Inexpensive tools that make doing heart art so much easier.
Multiple hearts are easy to cut out with little wasted glass.

Sometimes doing something fun and easy like hearts can get your creative thoughts going in a new direction……. and you have create something pretty to either sell or give as a gift! The rainbow dichroic heart below has fine frit for a soft texture and a CZ fired in. CZ’s need a half round depression drilled first.

Just some quick dichroic heart experiments by Greta Schneider. The top one is dichro scrap capped with clear, very colorful and each one will be unique.
Dichroic heart by Greta Schneider with a light coating of fine clear frit for texture and a CZ fired in for some flash. You can also get pretty designs on dichro by acid etching.
Carlyne Lynch used torch pulled bits for leaves and petals plus some scrap to make this colorful heart shaped piece. simple design….very colorful and eye-catching.
Carlyne also did this amazing heart with murrini she pulled herself. The colors show even more with light from behind.

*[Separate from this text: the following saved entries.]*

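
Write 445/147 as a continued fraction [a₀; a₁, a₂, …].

445 ÷ 147 → quotient 3, remainder 4
147 ÷ 4 → quotient 36, remainder 3
4 ÷ 3 → quotient 1, remainder 1
3 ÷ 1 → quotient 3, remainder 0

[3; 36, 1, 3]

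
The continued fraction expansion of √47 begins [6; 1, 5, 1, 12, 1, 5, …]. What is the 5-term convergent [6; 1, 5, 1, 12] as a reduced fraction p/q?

617/90

Collapse the nested fraction from the inside out:
Start with 12.
1 + 1/(12/1) = 1 + 1/12 = 13/12
5 + 1/(13/12) = 5 + 12/13 = 77/13
1 + 1/(77/13) = 1 + 13/77 = 90/77
6 + 1/(90/77) = 6 + 77/90 = 617/90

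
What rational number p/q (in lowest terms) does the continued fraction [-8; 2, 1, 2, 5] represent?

-328/43

Start with 5.
2 + 1/(5/1) = 2 + 1/5 = 11/5
1 + 1/(11/5) = 1 + 5/11 = 16/11
2 + 1/(16/11) = 2 + 11/16 = 43/16
-8 + 1/(43/16) = -8 + 16/43 = -328/43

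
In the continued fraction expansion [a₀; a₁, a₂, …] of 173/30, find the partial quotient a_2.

Apply division with remainder until the remainder is 0:
⌊173/30⌋ = 5, remainder 23
⌊30/23⌋ = 1, remainder 7
⌊23/7⌋ = 3, remainder 2

3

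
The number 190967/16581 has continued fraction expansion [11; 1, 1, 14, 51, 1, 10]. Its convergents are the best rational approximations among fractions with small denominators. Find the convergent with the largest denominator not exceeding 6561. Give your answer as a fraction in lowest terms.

a_0 = 11: 11/1  (≤ bound)
a_1 = 1: 12/1  (≤ bound)
a_2 = 1: 23/2  (≤ bound)
a_3 = 14: 334/29  (≤ bound)
a_4 = 51: 17057/1481  (≤ bound)
a_5 = 1: 17391/1510  (≤ bound)
a_6 = 10: 190967/16581  (> 6561, stop)

17391/1510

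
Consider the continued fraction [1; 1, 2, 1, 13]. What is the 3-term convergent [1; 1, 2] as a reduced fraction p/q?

Start with 2.
1 + 1/(2/1) = 1 + 1/2 = 3/2
1 + 1/(3/2) = 1 + 2/3 = 5/3

5/3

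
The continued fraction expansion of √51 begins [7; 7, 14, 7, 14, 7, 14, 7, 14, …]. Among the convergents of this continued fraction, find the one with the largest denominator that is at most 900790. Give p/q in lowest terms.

499850/69993

a_0 = 7: 7/1  (≤ bound)
a_1 = 7: 50/7  (≤ bound)
a_2 = 14: 707/99  (≤ bound)
a_3 = 7: 4999/700  (≤ bound)
a_4 = 14: 70693/9899  (≤ bound)
a_5 = 7: 499850/69993  (≤ bound)
a_6 = 14: 7068593/989801  (> 900790, stop)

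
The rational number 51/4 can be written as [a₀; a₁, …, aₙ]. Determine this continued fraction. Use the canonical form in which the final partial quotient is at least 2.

[12; 1, 3]

Apply division with remainder until the remainder is 0:
51 ÷ 4 → quotient 12, remainder 3
4 ÷ 3 → quotient 1, remainder 1
3 ÷ 1 → quotient 3, remainder 0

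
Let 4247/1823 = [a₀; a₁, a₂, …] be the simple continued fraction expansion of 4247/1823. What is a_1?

3

4247 = 2·1823 + 601, so a_0 = 2
1823 = 3·601 + 20, so a_1 = 3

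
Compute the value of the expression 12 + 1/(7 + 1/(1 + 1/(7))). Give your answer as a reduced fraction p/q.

Collapse the nested fraction from the inside out:
Start with 7.
1 + 1/(7/1) = 1 + 1/7 = 8/7
7 + 1/(8/7) = 7 + 7/8 = 63/8
12 + 1/(63/8) = 12 + 8/63 = 764/63

764/63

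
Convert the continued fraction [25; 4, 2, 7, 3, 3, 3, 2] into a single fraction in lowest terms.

133661/5299

Work from the innermost term outward:
Start with 2.
3 + 1/(2/1) = 3 + 1/2 = 7/2
3 + 1/(7/2) = 3 + 2/7 = 23/7
3 + 1/(23/7) = 3 + 7/23 = 76/23
7 + 1/(76/23) = 7 + 23/76 = 555/76
2 + 1/(555/76) = 2 + 76/555 = 1186/555
4 + 1/(1186/555) = 4 + 555/1186 = 5299/1186
25 + 1/(5299/1186) = 25 + 1186/5299 = 133661/5299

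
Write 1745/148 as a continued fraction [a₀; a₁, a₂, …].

⌊1745/148⌋ = 11, remainder 117
⌊148/117⌋ = 1, remainder 31
⌊117/31⌋ = 3, remainder 24
⌊31/24⌋ = 1, remainder 7
⌊24/7⌋ = 3, remainder 3
⌊7/3⌋ = 2, remainder 1
⌊3/1⌋ = 3, remainder 0

[11; 1, 3, 1, 3, 2, 3]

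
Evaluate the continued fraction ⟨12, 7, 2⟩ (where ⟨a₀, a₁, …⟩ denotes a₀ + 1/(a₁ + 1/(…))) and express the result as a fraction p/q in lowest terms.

a_0 = 12: 12/1
a_1 = 7: 85/7
a_2 = 2: 182/15

182/15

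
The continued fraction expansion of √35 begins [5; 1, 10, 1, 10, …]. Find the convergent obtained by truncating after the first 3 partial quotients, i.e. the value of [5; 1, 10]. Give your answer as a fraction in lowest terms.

a_0 = 5: 5/1
a_1 = 1: 6/1
a_2 = 10: 65/11

65/11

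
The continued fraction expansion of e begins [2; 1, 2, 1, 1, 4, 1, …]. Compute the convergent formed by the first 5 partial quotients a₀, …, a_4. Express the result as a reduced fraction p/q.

19/7

Start with 1.
1 + 1/(1/1) = 1 + 1/1 = 2/1
2 + 1/(2/1) = 2 + 1/2 = 5/2
1 + 1/(5/2) = 1 + 2/5 = 7/5
2 + 1/(7/5) = 2 + 5/7 = 19/7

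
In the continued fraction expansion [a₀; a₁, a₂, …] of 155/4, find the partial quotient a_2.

3

Apply division with remainder until the remainder is 0:
155 ÷ 4 → quotient 38, remainder 3
4 ÷ 3 → quotient 1, remainder 1
3 ÷ 1 → quotient 3, remainder 0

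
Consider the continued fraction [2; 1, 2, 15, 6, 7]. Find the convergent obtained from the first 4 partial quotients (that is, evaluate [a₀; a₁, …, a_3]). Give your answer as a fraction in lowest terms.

a_0 = 2: 2/1
a_1 = 1: 3/1
a_2 = 2: 8/3
a_3 = 15: 123/46

123/46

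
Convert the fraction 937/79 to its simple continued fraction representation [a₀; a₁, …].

[11; 1, 6, 5, 2]

937 ÷ 79 → quotient 11, remainder 68
79 ÷ 68 → quotient 1, remainder 11
68 ÷ 11 → quotient 6, remainder 2
11 ÷ 2 → quotient 5, remainder 1
2 ÷ 1 → quotient 2, remainder 0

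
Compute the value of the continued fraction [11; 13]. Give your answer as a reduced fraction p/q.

Work from the innermost term outward:
Start with 13.
11 + 1/(13/1) = 11 + 1/13 = 144/13

144/13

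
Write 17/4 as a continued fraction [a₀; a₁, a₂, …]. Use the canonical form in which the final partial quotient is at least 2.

[4; 4]

Run the Euclidean algorithm, recording each quotient:
⌊17/4⌋ = 4, remainder 1
⌊4/1⌋ = 4, remainder 0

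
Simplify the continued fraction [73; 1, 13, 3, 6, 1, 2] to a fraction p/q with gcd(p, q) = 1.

66685/902

a_0 = 73: 73/1
a_1 = 1: 74/1
a_2 = 13: 1035/14
a_3 = 3: 3179/43
a_4 = 6: 20109/272
a_5 = 1: 23288/315
a_6 = 2: 66685/902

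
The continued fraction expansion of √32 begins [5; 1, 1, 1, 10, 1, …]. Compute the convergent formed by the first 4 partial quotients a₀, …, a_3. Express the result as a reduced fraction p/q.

17/3

a_0 = 5: 5/1
a_1 = 1: 6/1
a_2 = 1: 11/2
a_3 = 1: 17/3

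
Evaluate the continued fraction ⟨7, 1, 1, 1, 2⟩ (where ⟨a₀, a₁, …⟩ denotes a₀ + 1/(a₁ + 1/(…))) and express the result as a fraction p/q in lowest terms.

61/8

Starting at the tail and folding back:
Start with 2.
1 + 1/(2/1) = 1 + 1/2 = 3/2
1 + 1/(3/2) = 1 + 2/3 = 5/3
1 + 1/(5/3) = 1 + 3/5 = 8/5
7 + 1/(8/5) = 7 + 5/8 = 61/8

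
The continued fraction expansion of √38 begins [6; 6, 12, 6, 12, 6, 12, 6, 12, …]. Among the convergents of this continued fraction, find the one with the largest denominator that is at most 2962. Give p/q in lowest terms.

2737/444

a_0 = 6: 6/1  (≤ bound)
a_1 = 6: 37/6  (≤ bound)
a_2 = 12: 450/73  (≤ bound)
a_3 = 6: 2737/444  (≤ bound)
a_4 = 12: 33294/5401  (> 2962, stop)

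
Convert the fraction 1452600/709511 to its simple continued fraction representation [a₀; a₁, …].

[2; 21, 7, 1, 2, 9, 14, 11]

Repeatedly divide and take the remainder:
⌊1452600/709511⌋ = 2, remainder 33578
⌊709511/33578⌋ = 21, remainder 4373
⌊33578/4373⌋ = 7, remainder 2967
⌊4373/2967⌋ = 1, remainder 1406
⌊2967/1406⌋ = 2, remainder 155
⌊1406/155⌋ = 9, remainder 11
⌊155/11⌋ = 14, remainder 1
⌊11/1⌋ = 11, remainder 0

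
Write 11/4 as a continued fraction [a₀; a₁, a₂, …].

[2; 1, 3]

Run the Euclidean algorithm, recording each quotient:
⌊11/4⌋ = 2, remainder 3
⌊4/3⌋ = 1, remainder 1
⌊3/1⌋ = 3, remainder 0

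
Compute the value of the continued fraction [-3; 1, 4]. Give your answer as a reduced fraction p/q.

Collapse the nested fraction from the inside out:
Start with 4.
1 + 1/(4/1) = 1 + 1/4 = 5/4
-3 + 1/(5/4) = -3 + 4/5 = -11/5

-11/5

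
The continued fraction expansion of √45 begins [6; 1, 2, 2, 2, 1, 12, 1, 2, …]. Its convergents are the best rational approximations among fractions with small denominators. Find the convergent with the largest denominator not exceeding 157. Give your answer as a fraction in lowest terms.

161/24

List convergents until the denominator exceeds the bound:
a_0 = 6: 6/1  (≤ bound)
a_1 = 1: 7/1  (≤ bound)
a_2 = 2: 20/3  (≤ bound)
a_3 = 2: 47/7  (≤ bound)
a_4 = 2: 114/17  (≤ bound)
a_5 = 1: 161/24  (≤ bound)
a_6 = 12: 2046/305  (> 157, stop)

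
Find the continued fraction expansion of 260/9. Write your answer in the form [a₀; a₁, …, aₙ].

Run the Euclidean algorithm, recording each quotient:
260 = 28·9 + 8, so a_0 = 28
9 = 1·8 + 1, so a_1 = 1
8 = 8·1 + 0, so a_2 = 8

[28; 1, 8]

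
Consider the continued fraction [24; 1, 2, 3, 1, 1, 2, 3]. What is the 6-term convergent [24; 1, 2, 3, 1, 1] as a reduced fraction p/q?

568/23

Start with 1.
1 + 1/(1/1) = 1 + 1/1 = 2/1
3 + 1/(2/1) = 3 + 1/2 = 7/2
2 + 1/(7/2) = 2 + 2/7 = 16/7
1 + 1/(16/7) = 1 + 7/16 = 23/16
24 + 1/(23/16) = 24 + 16/23 = 568/23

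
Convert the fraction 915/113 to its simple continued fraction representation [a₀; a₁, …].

⌊915/113⌋ = 8, remainder 11
⌊113/11⌋ = 10, remainder 3
⌊11/3⌋ = 3, remainder 2
⌊3/2⌋ = 1, remainder 1
⌊2/1⌋ = 2, remainder 0

[8; 10, 3, 1, 2]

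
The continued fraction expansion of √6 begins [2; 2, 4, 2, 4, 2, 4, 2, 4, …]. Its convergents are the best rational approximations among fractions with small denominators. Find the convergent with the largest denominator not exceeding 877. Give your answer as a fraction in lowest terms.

List convergents until the denominator exceeds the bound:
a_0 = 2: 2/1  (≤ bound)
a_1 = 2: 5/2  (≤ bound)
a_2 = 4: 22/9  (≤ bound)
a_3 = 2: 49/20  (≤ bound)
a_4 = 4: 218/89  (≤ bound)
a_5 = 2: 485/198  (≤ bound)
a_6 = 4: 2158/881  (> 877, stop)

485/198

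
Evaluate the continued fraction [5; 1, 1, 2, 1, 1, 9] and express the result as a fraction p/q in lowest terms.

a_0 = 5: 5/1
a_1 = 1: 6/1
a_2 = 1: 11/2
a_3 = 2: 28/5
a_4 = 1: 39/7
a_5 = 1: 67/12
a_6 = 9: 642/115

642/115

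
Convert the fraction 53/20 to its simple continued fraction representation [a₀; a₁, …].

⌊53/20⌋ = 2, remainder 13
⌊20/13⌋ = 1, remainder 7
⌊13/7⌋ = 1, remainder 6
⌊7/6⌋ = 1, remainder 1
⌊6/1⌋ = 6, remainder 0

[2; 1, 1, 1, 6]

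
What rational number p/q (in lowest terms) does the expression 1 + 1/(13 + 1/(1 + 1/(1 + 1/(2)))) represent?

73/68

Build up convergents one term at a time:
a_0 = 1: 1/1
a_1 = 13: 14/13
a_2 = 1: 15/14
a_3 = 1: 29/27
a_4 = 2: 73/68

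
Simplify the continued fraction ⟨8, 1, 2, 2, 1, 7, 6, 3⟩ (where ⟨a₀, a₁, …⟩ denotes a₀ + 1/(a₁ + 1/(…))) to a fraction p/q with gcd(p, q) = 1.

12991/1493

Build up convergents one term at a time:
a_0 = 8: 8/1
a_1 = 1: 9/1
a_2 = 2: 26/3
a_3 = 2: 61/7
a_4 = 1: 87/10
a_5 = 7: 670/77
a_6 = 6: 4107/472
a_7 = 3: 12991/1493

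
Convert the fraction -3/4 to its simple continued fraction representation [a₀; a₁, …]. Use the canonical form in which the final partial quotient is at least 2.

⌊-3/4⌋ = -1, remainder 1
⌊4/1⌋ = 4, remainder 0

[-1; 4]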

An added piece of info: The odd curved triangle photo below isn’t for a heart project but was a test using fine clear powder on the left, powder and fine in the center and then just clear fine on the right over blue irid. I was originally thinking about making a clear coat with the powder but only I fired high enough to give the irid some surface texture. I was very surprised how much the powder, and powder-with-fine dulled the color….and it shows better in person than in the photo…but it is amazing how much better the blue irid color shows up and sparkles with just the fine on it. Just powder fired higher to go shiny and smooth would have looked nice too. Using a stencil over irid and clear coating the open areas with powder leaves a very interesting and nice pattern. If you have not ever tried that do a test with some scrap. Have fun!

Simple textured hearts in dichroic glass by Greta Schneider with a CZ fired in. Perfect for pendants
Blue irid glass with clear powder on the left, both powder and fine in the center and just clear fine on the right which remains much more colorful.